Bildung ist in der Türkei nicht mehr kostenlos.
Schon ab dem Kindergarten müssen Eltern bei der Anmeldung ihrer Kinder Anmeldegebühren zahlen, die bei 20.000 Lira beginnen.
Dabei ist Bildung ein verfassungsmäßiges Recht. Es ist eine Dienstleistung, die der Staat kostenlos bereitstellen muss.
Doch obwohl die Bürger ihre Steuern bis auf den letzten Cent zahlen und bei jeder Gelegenheit ihren Beitrag leisten, werden sie gezwungen, für die Schulbildung ihrer Kinder Geld unter dem Deckmantel einer sogenannten „Spende“ zu zahlen, was einem Mindestlohn entspricht.
Darüber hinaus beschränkt sich das Problem nicht nur auf die Anmeldegebühren.
In den Schulen können die Toiletten nicht gereinigt werden, Reinigungsmittel sind nicht verfügbar. Vielerorts versuchen Lehrer und Eltern gemeinsam, die Hygiene in den Schulen aufrechtzuerhalten.

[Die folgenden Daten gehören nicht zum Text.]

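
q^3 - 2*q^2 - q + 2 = (q - 2)*(q - 1)*(q + 1)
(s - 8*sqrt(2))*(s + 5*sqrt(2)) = s^2 - 3*sqrt(2)*s - 80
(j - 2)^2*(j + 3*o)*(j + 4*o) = j^4 + 7*j^3*o - 4*j^3 + 12*j^2*o^2 - 28*j^2*o + 4*j^2 - 48*j*o^2 + 28*j*o + 48*o^2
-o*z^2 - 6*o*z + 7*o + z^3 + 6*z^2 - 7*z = (-o + z)*(z - 1)*(z + 7)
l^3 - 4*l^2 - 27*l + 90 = (l - 6)*(l - 3)*(l + 5)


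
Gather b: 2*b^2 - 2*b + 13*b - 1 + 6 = 2*b^2 + 11*b + 5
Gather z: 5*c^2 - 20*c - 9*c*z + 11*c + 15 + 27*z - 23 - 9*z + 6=5*c^2 - 9*c + z*(18 - 9*c) - 2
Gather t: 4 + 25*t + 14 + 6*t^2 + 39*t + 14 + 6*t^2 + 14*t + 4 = 12*t^2 + 78*t + 36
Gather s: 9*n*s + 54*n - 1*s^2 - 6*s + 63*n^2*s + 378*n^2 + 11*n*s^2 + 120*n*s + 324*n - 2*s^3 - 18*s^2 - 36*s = 378*n^2 + 378*n - 2*s^3 + s^2*(11*n - 19) + s*(63*n^2 + 129*n - 42)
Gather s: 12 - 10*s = 12 - 10*s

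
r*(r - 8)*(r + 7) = r^3 - r^2 - 56*r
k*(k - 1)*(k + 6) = k^3 + 5*k^2 - 6*k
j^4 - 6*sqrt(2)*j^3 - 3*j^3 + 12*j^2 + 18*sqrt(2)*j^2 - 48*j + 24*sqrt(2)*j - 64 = (j - 4)*(j + 1)*(j - 4*sqrt(2))*(j - 2*sqrt(2))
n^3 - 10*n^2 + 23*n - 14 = (n - 7)*(n - 2)*(n - 1)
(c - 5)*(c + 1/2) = c^2 - 9*c/2 - 5/2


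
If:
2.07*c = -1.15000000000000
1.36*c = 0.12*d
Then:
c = -0.56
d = -6.30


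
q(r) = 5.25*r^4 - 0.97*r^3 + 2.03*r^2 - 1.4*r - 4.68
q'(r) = 21.0*r^3 - 2.91*r^2 + 4.06*r - 1.4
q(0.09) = -4.79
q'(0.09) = -1.04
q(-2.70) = 312.00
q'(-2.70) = -446.92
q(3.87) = 1141.70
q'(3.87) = 1187.90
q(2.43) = 173.04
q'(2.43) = 292.61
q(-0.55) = -2.65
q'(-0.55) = -8.01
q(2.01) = 78.52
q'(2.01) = 165.54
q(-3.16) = 574.11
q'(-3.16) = -705.93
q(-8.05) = 22690.81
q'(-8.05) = -11177.52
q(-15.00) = 269528.07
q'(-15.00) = -71592.05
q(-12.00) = 110844.60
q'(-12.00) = -36757.16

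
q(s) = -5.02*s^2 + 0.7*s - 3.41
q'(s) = 0.7 - 10.04*s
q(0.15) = -3.42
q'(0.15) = -0.81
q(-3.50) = -67.36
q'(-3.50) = 35.84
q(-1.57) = -16.88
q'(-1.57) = 16.46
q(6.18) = -190.81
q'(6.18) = -61.35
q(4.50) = -101.92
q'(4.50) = -44.48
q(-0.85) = -7.63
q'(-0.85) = 9.23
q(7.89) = -310.39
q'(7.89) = -78.52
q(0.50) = -4.32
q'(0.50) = -4.32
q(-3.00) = -50.69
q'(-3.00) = 30.82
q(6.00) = -179.93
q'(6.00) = -59.54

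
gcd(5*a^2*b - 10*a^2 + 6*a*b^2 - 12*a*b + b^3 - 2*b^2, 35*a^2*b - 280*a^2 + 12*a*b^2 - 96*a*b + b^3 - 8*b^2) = 5*a + b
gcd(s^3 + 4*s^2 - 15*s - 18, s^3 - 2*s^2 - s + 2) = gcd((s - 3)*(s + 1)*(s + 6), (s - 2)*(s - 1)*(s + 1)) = s + 1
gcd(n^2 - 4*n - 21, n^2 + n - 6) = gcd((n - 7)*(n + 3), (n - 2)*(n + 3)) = n + 3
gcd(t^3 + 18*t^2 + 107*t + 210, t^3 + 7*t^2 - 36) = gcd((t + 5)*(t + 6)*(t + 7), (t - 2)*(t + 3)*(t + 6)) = t + 6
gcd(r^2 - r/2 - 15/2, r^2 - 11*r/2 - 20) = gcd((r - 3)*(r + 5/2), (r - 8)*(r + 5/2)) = r + 5/2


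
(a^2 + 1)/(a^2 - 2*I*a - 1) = (a + I)/(a - I)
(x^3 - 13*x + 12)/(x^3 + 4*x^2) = 1 - 4/x + 3/x^2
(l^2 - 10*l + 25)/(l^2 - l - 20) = (l - 5)/(l + 4)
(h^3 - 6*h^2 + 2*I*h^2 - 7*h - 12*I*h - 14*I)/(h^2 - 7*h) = h + 1 + 2*I + 2*I/h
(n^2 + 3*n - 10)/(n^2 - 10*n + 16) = (n + 5)/(n - 8)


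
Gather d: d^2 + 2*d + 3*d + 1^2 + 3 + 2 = d^2 + 5*d + 6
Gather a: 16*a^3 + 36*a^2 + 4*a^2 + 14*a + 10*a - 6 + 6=16*a^3 + 40*a^2 + 24*a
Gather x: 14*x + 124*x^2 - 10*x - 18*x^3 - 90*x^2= -18*x^3 + 34*x^2 + 4*x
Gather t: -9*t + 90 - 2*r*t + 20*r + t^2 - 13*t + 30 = 20*r + t^2 + t*(-2*r - 22) + 120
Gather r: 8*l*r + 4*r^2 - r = 4*r^2 + r*(8*l - 1)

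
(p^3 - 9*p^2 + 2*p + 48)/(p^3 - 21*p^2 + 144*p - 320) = (p^2 - p - 6)/(p^2 - 13*p + 40)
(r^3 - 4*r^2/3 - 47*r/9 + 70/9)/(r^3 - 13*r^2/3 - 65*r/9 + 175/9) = (r - 2)/(r - 5)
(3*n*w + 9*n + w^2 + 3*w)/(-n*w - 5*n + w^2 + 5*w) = (3*n*w + 9*n + w^2 + 3*w)/(-n*w - 5*n + w^2 + 5*w)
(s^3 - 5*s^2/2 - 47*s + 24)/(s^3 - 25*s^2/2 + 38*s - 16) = (s + 6)/(s - 4)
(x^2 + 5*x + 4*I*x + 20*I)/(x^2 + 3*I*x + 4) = (x + 5)/(x - I)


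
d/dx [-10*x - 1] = -10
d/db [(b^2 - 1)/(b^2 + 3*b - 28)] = 3*(b^2 - 18*b + 1)/(b^4 + 6*b^3 - 47*b^2 - 168*b + 784)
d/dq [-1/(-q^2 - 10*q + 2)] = 2*(-q - 5)/(q^2 + 10*q - 2)^2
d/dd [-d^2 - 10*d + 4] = -2*d - 10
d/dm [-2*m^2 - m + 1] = -4*m - 1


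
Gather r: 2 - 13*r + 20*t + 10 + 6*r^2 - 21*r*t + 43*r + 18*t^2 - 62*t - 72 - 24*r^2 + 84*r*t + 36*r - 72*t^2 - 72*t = -18*r^2 + r*(63*t + 66) - 54*t^2 - 114*t - 60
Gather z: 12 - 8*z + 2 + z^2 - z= z^2 - 9*z + 14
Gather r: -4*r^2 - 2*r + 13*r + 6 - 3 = -4*r^2 + 11*r + 3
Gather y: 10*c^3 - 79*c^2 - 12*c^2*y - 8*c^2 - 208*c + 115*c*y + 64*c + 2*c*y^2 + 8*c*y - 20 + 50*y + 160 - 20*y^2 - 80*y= 10*c^3 - 87*c^2 - 144*c + y^2*(2*c - 20) + y*(-12*c^2 + 123*c - 30) + 140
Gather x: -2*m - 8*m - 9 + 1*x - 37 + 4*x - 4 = -10*m + 5*x - 50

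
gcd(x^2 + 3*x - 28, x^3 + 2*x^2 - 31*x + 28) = x^2 + 3*x - 28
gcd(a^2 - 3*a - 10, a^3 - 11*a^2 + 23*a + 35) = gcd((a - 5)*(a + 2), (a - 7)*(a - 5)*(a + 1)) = a - 5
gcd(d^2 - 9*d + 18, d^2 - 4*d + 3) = d - 3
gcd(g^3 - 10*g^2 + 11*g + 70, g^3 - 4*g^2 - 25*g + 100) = g - 5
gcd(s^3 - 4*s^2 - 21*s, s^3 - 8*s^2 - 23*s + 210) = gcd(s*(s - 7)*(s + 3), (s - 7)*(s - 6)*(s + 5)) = s - 7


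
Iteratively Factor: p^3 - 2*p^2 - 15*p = (p - 5)*(p^2 + 3*p) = (p - 5)*(p + 3)*(p)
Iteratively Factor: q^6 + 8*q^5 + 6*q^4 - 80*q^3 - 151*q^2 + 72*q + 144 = (q - 1)*(q^5 + 9*q^4 + 15*q^3 - 65*q^2 - 216*q - 144) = (q - 1)*(q + 4)*(q^4 + 5*q^3 - 5*q^2 - 45*q - 36) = (q - 1)*(q + 3)*(q + 4)*(q^3 + 2*q^2 - 11*q - 12) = (q - 3)*(q - 1)*(q + 3)*(q + 4)*(q^2 + 5*q + 4) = (q - 3)*(q - 1)*(q + 1)*(q + 3)*(q + 4)*(q + 4)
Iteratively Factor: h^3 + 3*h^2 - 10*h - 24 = (h + 4)*(h^2 - h - 6) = (h + 2)*(h + 4)*(h - 3)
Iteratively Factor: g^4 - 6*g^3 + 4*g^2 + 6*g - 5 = (g - 1)*(g^3 - 5*g^2 - g + 5) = (g - 1)*(g + 1)*(g^2 - 6*g + 5) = (g - 5)*(g - 1)*(g + 1)*(g - 1)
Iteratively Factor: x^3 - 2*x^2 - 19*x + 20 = (x - 5)*(x^2 + 3*x - 4) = (x - 5)*(x - 1)*(x + 4)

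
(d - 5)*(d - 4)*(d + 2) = d^3 - 7*d^2 + 2*d + 40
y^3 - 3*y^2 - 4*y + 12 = (y - 3)*(y - 2)*(y + 2)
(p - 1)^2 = p^2 - 2*p + 1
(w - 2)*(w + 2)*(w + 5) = w^3 + 5*w^2 - 4*w - 20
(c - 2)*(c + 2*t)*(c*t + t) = c^3*t + 2*c^2*t^2 - c^2*t - 2*c*t^2 - 2*c*t - 4*t^2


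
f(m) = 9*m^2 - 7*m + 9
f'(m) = 18*m - 7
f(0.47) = 7.70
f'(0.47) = 1.46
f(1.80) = 25.56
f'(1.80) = 25.40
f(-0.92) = 23.06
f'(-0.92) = -23.56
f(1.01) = 11.11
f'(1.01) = 11.18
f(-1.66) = 45.42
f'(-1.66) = -36.88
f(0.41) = 7.64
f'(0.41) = 0.38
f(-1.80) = 50.76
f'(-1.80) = -39.40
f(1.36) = 16.13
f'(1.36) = 17.48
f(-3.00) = 111.00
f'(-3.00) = -61.00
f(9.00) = 675.00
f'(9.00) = 155.00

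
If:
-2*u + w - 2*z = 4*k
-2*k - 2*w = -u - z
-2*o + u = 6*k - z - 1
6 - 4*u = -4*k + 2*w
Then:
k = -3*z/17 - 9/34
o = 14*z/17 + 59/34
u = 15/17 - 7*z/17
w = 8*z/17 + 12/17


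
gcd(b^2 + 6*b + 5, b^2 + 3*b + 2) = b + 1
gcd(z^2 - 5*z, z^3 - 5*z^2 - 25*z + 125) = z - 5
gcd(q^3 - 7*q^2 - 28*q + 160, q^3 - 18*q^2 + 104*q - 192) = q^2 - 12*q + 32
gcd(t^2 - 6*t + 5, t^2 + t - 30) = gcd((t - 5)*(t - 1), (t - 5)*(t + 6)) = t - 5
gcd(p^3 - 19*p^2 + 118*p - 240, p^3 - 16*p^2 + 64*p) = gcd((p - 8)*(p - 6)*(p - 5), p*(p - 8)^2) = p - 8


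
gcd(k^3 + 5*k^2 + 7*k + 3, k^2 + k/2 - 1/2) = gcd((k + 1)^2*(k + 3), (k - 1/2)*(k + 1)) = k + 1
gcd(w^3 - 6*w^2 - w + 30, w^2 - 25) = w - 5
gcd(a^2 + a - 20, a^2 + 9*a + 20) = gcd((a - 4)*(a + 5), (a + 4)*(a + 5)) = a + 5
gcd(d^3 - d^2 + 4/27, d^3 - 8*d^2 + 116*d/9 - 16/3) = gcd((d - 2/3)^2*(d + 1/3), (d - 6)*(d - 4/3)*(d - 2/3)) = d - 2/3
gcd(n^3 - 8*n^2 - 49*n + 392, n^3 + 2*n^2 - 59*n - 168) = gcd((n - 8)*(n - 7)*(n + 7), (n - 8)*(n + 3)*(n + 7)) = n^2 - n - 56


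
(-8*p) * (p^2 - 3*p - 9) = -8*p^3 + 24*p^2 + 72*p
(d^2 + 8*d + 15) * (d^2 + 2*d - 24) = d^4 + 10*d^3 + 7*d^2 - 162*d - 360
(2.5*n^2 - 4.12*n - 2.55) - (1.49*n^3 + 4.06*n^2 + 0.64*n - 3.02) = -1.49*n^3 - 1.56*n^2 - 4.76*n + 0.47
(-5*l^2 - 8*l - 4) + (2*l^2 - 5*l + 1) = -3*l^2 - 13*l - 3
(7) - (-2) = 9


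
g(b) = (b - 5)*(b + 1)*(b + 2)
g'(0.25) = -13.81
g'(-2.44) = 14.62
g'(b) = (b - 5)*(b + 1) + (b - 5)*(b + 2) + (b + 1)*(b + 2)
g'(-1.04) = -5.60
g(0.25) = -13.36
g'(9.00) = 194.00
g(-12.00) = -1870.00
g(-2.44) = -4.71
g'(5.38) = 52.31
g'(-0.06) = -12.75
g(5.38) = 17.89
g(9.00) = 440.00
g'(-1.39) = -1.64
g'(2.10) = -8.17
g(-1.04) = 0.23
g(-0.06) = -9.23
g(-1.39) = 1.52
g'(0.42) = -14.15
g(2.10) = -36.86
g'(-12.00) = 467.00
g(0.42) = -15.74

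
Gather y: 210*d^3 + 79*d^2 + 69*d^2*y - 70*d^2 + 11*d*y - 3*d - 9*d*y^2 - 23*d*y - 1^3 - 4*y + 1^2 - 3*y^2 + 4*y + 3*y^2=210*d^3 + 9*d^2 - 9*d*y^2 - 3*d + y*(69*d^2 - 12*d)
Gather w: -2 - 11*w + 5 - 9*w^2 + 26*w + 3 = -9*w^2 + 15*w + 6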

Den Eltern wird eine riesige Liste ausgehändigt, die alle möglichen Bedarfsartikel umfasst – von Toilettenpapier bis hin zu A4-Papier, von Reinigungsmitteln bis zu Schwämmen…
Folglich drängen sich folgende Fragen auf: Warum kann das Bildungsministerium, das über ein riesiges Budget verfügt, nicht einmal die grundlegendsten Bedürfnisse wie Reinigungsmittel decken?
Und wie kann von Lehrern, denen solche Lasten aufgebürdet werden, eine qualitativ hochwertige Bildung erwartet werden?
Die Sorge der Eltern ist noch tiefer: „Wird die Bildung unseres Kindes negativ beeinflusst, wenn wir dieses Geld nicht zahlen? Werden die Lehrer oder die Schulleitung eine andere Haltung einnehmen?“
Tatsächlich sind selbst die meistgesuchten Fragen bei Google heute ein Beweis für diesen Zusammenbruch…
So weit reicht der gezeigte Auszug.